Taking Accounting II and confused regarding consolidation, anyone can help?

To me, it looks like it just wants you to prepare a consolidated balance sheet. The case is asking if you understand the process of consolidation and I think there are some holes in information that got me stuck. Overall, there are steps to consolidation. Step 1 Find goodwill. Goodwill Equals the excess of Sum of acquisition date fair values of consideration transdred, any non controlling interest and nany previously held equity interest in the acquiree minus the net acquisition ate fair values of identifiable asset acquired an liabilities assumed.

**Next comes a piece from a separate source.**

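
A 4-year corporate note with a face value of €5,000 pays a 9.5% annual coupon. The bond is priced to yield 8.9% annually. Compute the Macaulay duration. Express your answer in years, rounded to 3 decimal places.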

Consideration transferred= It is actually hard to find what the consideration transfereed actually is. Is it 80 percent of the equity section at acquisition date? If it is, it is 592,000. But, how would it be because goodwill is supposedly 168,000. Already, the carrying amounts of the assets are 800,000. It would be a bargain purchase.

NCI= none

Previous equity = none

"minus the fv of identifiable assets and liabilities assumed equals goodwill"

excess FV of prop= 50,000 excess Inv= 50,000. In the “what is fair value literature”, fair value can be the value of a transaction on the market. So, if there was a transaction where it was marked up by 25%, then the fair value of inventory is marked up by 25%....I think. Thus the whole marked up of inventory is 50,000.

Carrying amount of assets and liabilities: 1000000-200000= 800,000

Already, the math doesn't work out, so you just have to assume goodwill equals 168000. I have no idea what the actual consideration transferred is since it does not say. You can still complete the information with the chart,

Step 2 Consolidated assets

Current Assets of parent and liabilites Trade receivables = 200000+150000= 350000 Cash =100+50= 150,000 Inventory= 300+200+ 50 – 125= 53750 Assets are reported at 100% fair value even though NC exist. Again,50 is the fair value additional to inventoyry. In the “what is fair value literature”, fair value can be the value of a transaction on the market. So, if there was a transaction where it was marked up by 25%, then the fair value of inventory is marked up by 25%....I think. Thus the whole marked up of inventory is 50,000. In IFRS it looks like you separate or disclose that 50,000 into the NCI and controlling interest, but in FASB you just add the whole crap to invenstory. You don’t even have an NCI column in the FASB version.

1,25 is eliminated cause you bought inventory from yourself. The consolidated balance sheet has to reflect the economic condition of one entity.

Investment needs to be eliminetated so it is 800000-800000.

Step 3 add together liabilities Add together , 750000+200000=950000

Step 4 Noncontrolling interest what is non controlling interest. I have no idea how they got 170,000. This is a mystery. Again, the question is to prepare a balance sheet, and not find how they got these numbers....I think. You need to use that solution key for the case to work or else you would be blind given the information. It doesn't say what the consideration transferred is.

Step 5 Eliminate equity No beta sol eliminate all of the share capital and reserves to reflec the share capital and reserves of only omega 1,500,000 and 500,000 Non controlling interest appears to be adjusted for the 20 percent deprecition taken from the depreciation in ppe. 20 percent is 25 which is 20 percent of the 1.25 of the total PPE depreciation. This expense reduces overall non controlling interest. The rest is already absorved with the controlling interest the (1,00 and 33,60 which is 34,60). They then eliinated that inventory sale from the parent decreasing profit by 1250.

I’m still confused what the consideration transferred actually was. I don’t think its part of the question. It seems like that accompanying eliminating entries list was to help you solve the case.